# Greatest Common Divisor.

• Nov 22nd 2009, 06:47 PM
GreenDay14
Greatest Common Divisor.
Hey guys, I got a simple question here asking to find the greatest common divisor of a and b in the form ma+mb

the values given are a= -3719 and b = 8416. I am having a bit of trouble working these out when b is greater then a, i know that:
-3719|8416=1=... I think?

Could someone help me here please.
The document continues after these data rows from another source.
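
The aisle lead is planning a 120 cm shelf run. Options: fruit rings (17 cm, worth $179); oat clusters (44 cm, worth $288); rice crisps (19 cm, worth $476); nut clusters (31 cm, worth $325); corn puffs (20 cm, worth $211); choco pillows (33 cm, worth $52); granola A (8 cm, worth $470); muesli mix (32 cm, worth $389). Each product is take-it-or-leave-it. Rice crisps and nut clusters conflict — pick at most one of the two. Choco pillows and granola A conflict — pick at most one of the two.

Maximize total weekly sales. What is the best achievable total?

Ranking by ratio (weekly sales/cm): granola A 58.75, rice crisps 25.05, muesli mix 12.16.
Taking the top-ratio products first gives fruit rings + rice crisps + corn puffs + granola A + muesli mix for 1725 (96 cm).
Dropping corn puffs frees 20 cm; slotting in oat clusters (44 cm) lifts the total to 1802 at 120 cm.

1802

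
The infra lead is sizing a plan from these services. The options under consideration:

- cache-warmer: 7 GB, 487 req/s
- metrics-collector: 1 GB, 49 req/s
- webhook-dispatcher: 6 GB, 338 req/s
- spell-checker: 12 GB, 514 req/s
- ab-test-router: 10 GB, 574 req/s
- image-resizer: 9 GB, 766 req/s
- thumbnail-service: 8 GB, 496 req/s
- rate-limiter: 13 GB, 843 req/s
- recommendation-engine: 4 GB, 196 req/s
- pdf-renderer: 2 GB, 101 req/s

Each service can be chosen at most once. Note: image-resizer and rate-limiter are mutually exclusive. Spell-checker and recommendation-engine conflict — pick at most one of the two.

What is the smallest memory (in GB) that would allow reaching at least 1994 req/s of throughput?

29

Need the lightest bundle worth ≥ 1994.
cache-warmer + metrics-collector + image-resizer + thumbnail-service + recommendation-engine: 1994 throughput at 29 GB.
No combination under 29 GB hits 1994.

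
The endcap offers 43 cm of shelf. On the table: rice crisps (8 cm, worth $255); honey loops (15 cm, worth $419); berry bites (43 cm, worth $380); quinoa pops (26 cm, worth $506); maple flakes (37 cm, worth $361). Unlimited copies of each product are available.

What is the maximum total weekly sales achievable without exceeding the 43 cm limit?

1275

Density check — rice crisps 31.88, honey loops 27.93, quinoa pops 19.46 are the best per cm.
Best packing: 5×rice crisps — 40 cm, 1275 total.
That's the maximum — no swap from here does better than 1275.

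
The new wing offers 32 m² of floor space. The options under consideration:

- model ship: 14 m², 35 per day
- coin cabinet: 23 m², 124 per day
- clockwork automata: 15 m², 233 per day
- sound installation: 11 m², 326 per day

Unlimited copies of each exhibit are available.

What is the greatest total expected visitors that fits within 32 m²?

Ranking by ratio (expected visitors/m²): sound installation 29.64, clockwork automata 15.53, coin cabinet 5.39, model ship 2.50.
Taking 2×sound installation: 22 m² used, 652 in expected visitors.
No other feasible combination exceeds 652.

652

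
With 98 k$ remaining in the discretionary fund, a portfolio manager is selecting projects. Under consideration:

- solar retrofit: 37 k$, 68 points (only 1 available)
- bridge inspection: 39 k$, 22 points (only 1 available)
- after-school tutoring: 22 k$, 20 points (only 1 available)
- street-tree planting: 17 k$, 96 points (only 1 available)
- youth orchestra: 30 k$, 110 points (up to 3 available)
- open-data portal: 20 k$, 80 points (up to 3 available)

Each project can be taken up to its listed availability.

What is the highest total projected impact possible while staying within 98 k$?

By projected impact per k$: street-tree planting 5.65, open-data portal 4.00, youth orchestra 3.67 lead.
The ratio heuristic lands on street-tree planting + 3×open-data portal (336) but leaves 21 k$ idle.
Replace 2×open-data portal with 2×youth orchestra: the trade gains 60 net, giving 396 at 97 k$.
The spare 1 k$ is too small for any remaining project, and no exchange beats 396.

396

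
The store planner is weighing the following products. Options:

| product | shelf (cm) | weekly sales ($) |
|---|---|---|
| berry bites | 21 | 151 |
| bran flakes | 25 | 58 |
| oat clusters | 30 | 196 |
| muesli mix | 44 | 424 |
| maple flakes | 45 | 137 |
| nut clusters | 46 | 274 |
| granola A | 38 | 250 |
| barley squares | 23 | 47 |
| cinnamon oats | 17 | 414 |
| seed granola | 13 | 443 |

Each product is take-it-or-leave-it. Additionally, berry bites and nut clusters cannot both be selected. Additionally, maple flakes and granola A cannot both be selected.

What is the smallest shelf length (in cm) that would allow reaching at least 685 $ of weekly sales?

30

Minimise cm subject to total weekly sales ≥ 685.
cinnamon oats + seed granola: 857 weekly sales at 30 cm.
Below 30 cm the best achievable stays under 685.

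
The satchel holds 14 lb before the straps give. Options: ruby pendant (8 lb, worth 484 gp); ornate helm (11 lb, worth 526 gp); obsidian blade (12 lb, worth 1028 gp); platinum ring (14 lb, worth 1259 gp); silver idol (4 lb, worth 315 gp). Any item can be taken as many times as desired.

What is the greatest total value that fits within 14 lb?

1259

Ranking by ratio (value/lb): platinum ring 89.93, obsidian blade 85.67, silver idol 78.75, ruby pendant 60.50.
Best packing: platinum ring — 14 lb, 1259 total.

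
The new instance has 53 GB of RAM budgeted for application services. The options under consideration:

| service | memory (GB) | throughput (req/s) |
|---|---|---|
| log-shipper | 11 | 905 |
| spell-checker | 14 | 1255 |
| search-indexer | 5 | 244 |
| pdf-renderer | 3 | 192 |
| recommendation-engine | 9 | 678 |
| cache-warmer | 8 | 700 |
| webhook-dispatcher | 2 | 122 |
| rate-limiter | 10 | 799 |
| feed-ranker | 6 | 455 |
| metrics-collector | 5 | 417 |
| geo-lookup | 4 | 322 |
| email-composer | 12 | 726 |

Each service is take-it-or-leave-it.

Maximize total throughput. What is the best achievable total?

Greedy by ratio would take log-shipper + spell-checker + cache-warmer + rate-limiter + metrics-collector + geo-lookup: 52 GB used, total 4398.
Dropping metrics-collector frees 5 GB; slotting in feed-ranker (6 GB) lifts the total to 4436 at 53 GB.
The closest alternative, log-shipper + spell-checker + recommendation-engine + cache-warmer + feed-ranker + metrics-collector, reaches only 4410.

4436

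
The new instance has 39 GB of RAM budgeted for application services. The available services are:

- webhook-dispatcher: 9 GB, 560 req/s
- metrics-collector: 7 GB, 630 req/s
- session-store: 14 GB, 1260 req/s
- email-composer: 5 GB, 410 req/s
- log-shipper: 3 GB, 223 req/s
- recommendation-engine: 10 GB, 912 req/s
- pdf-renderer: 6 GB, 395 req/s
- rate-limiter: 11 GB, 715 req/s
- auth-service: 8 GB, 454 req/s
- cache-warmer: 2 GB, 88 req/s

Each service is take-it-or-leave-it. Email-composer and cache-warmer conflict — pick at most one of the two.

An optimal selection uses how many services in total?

The maximum throughput within 39 GB is 3435.
For example metrics-collector + session-store + email-composer + log-shipper + recommendation-engine achieves it, using 39 GB.
Every optimal selection uses 5 services.

5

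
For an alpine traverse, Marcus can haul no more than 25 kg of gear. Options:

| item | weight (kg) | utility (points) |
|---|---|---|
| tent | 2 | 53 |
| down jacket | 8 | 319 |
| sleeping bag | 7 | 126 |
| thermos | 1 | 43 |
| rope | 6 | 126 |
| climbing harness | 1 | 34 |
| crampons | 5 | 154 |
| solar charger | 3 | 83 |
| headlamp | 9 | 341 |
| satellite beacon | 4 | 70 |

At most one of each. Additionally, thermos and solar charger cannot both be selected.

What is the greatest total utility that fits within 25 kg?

910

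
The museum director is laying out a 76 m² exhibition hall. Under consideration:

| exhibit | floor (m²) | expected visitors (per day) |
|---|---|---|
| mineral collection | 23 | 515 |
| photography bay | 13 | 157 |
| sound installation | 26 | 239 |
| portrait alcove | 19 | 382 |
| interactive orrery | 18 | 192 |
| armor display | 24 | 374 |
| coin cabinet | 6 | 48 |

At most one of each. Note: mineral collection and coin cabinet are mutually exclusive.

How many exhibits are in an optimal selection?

Best achievable expected visitors is 1271.
For example mineral collection + portrait alcove + armor display achieves it, using 66 m².
Any selection reaching 1271 contains exactly 3 exhibits.

3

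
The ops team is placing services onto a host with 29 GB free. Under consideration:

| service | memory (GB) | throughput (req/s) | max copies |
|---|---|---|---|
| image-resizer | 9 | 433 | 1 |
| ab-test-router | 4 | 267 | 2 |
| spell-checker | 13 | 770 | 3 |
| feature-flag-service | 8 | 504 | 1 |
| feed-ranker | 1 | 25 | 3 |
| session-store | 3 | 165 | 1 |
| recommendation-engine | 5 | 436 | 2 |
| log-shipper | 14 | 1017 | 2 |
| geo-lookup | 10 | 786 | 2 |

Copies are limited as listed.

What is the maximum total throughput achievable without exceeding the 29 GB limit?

2275

Taking the top-ratio services first gives 2×ab-test-router + feed-ranker + 2×recommendation-engine + geo-lookup for 2217 (29 GB).
The 10 GB tied up in ab-test-router and feed-ranker and recommendation-engine is better spent on geo-lookup — total rises to 2275 (29 GB).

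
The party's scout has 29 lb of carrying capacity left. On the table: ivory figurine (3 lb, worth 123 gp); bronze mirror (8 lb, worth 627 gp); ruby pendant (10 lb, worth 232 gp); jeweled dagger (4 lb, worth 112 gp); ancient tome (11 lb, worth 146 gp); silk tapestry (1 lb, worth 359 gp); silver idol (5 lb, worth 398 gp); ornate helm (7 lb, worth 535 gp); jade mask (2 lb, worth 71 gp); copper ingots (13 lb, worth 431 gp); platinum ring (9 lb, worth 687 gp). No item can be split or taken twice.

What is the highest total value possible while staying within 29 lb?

2331

Taking the top-ratio items first gives ivory figurine + bronze mirror + silk tapestry + silver idol + ornate helm + jade mask for 2113 (26 lb).
The 7 lb tied up in silver idol and jade mask is better spent on platinum ring — total rises to 2331 (28 lb).
Next best is bronze mirror + jeweled dagger + silk tapestry + ornate helm + platinum ring at 2320 (29 lb) — short by 11.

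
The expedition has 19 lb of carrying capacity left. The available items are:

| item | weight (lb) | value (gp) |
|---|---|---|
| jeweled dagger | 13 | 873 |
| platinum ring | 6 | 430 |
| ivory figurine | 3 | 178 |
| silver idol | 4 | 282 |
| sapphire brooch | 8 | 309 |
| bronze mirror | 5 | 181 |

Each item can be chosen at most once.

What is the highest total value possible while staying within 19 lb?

1303

Greedy by ratio would take platinum ring + ivory figurine + silver idol + bronze mirror: 18 lb used, total 1071.
The 12 lb tied up in ivory figurine and silver idol and bronze mirror is better spent on jeweled dagger — total rises to 1303 (19 lb).
That's the maximum — no swap from here does better than 1303.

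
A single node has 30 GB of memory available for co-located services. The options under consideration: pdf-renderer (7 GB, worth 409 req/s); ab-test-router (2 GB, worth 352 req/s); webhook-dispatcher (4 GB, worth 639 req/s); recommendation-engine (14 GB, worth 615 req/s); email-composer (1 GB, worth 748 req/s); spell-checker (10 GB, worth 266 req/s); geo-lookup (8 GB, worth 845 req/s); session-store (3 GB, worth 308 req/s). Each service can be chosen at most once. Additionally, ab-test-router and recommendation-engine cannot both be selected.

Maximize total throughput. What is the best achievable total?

3301

The ratio ordering already packs tightly: pdf-renderer + ab-test-router + webhook-dispatcher + email-composer + geo-lookup + session-store, 25 GB, 3301.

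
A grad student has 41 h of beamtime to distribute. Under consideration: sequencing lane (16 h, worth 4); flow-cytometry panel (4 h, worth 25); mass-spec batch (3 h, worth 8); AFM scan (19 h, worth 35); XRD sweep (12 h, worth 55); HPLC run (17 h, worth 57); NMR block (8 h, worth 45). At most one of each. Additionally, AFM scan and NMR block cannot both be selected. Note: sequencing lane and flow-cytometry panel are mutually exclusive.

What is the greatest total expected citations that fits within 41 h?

182

Best packing: flow-cytometry panel + XRD sweep + HPLC run + NMR block — 41 h, 182 total.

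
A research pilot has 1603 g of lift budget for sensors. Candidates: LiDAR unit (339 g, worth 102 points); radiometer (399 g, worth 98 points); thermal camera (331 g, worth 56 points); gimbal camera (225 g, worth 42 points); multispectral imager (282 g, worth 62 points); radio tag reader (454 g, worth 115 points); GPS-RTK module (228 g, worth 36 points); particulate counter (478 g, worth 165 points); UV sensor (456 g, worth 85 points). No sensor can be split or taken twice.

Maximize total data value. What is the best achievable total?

444

Best packing: LiDAR unit + multispectral imager + radio tag reader + particulate counter — 1553 g, 444 total.
Next best is LiDAR unit + thermal camera + radio tag reader + particulate counter at 438 (1602 g) — short by 6.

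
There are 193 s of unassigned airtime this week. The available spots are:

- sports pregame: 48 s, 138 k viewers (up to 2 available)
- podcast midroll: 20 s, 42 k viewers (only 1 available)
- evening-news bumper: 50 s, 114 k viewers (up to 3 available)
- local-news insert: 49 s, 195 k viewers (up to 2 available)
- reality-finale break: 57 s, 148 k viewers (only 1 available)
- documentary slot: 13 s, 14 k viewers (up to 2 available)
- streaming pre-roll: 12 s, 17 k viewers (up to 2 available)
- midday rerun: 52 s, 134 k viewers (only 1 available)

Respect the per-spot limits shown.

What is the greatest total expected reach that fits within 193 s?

Taking sports pregame + podcast midroll + 2×local-news insert + 2×streaming pre-roll: 190 s used, 604 in expected reach.
Every other selection either busts 193 s or exceeds an availability limit or fails to beat 604.

604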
Thanks a lotl.
• Nov 22nd 2009, 07:28 PM
r0r0trog
you're right that gcd(3719, 8416) = 1.
now use the extended euclidean algorithm to get it on the form na + mb = 1.
Extended Euclidean algorithm - Wikipedia, the free encyclopedia
• Nov 22nd 2009, 09:30 PM
GreenDay14
Quote:

Originally Posted by r0r0trog
you're right that gcd(3719, 8416) = 1.
now use the extended euclidean algorithm to get it on the form na + mb = 1.
Extended Euclidean algorithm - Wikipedia, the free encyclopedia

Thanks, I should have included that I went that far as well. i understand the algorithm (ax+by=gcd(a,b)), but where is the x and y coming from?
• Nov 22nd 2009, 09:54 PM
GreenDay14
Also I have a second one: a= 1575 and b=231, which ii worked out the gcd to be 21, but how do i express that in ma+nb?
• Nov 23rd 2009, 12:36 AM
aman_cc
Quote:

Originally Posted by GreenDay14
Also I have a second one: a= 1575 and b=231, which ii worked out the gcd to be 21, but how do i express that in ma+nb?

As a previous post suggested - ma+nb form comes directly from the euclidean algorithm - by repeated substitution. Plz have a look at the suggested wiki article and post any specific question that you might have.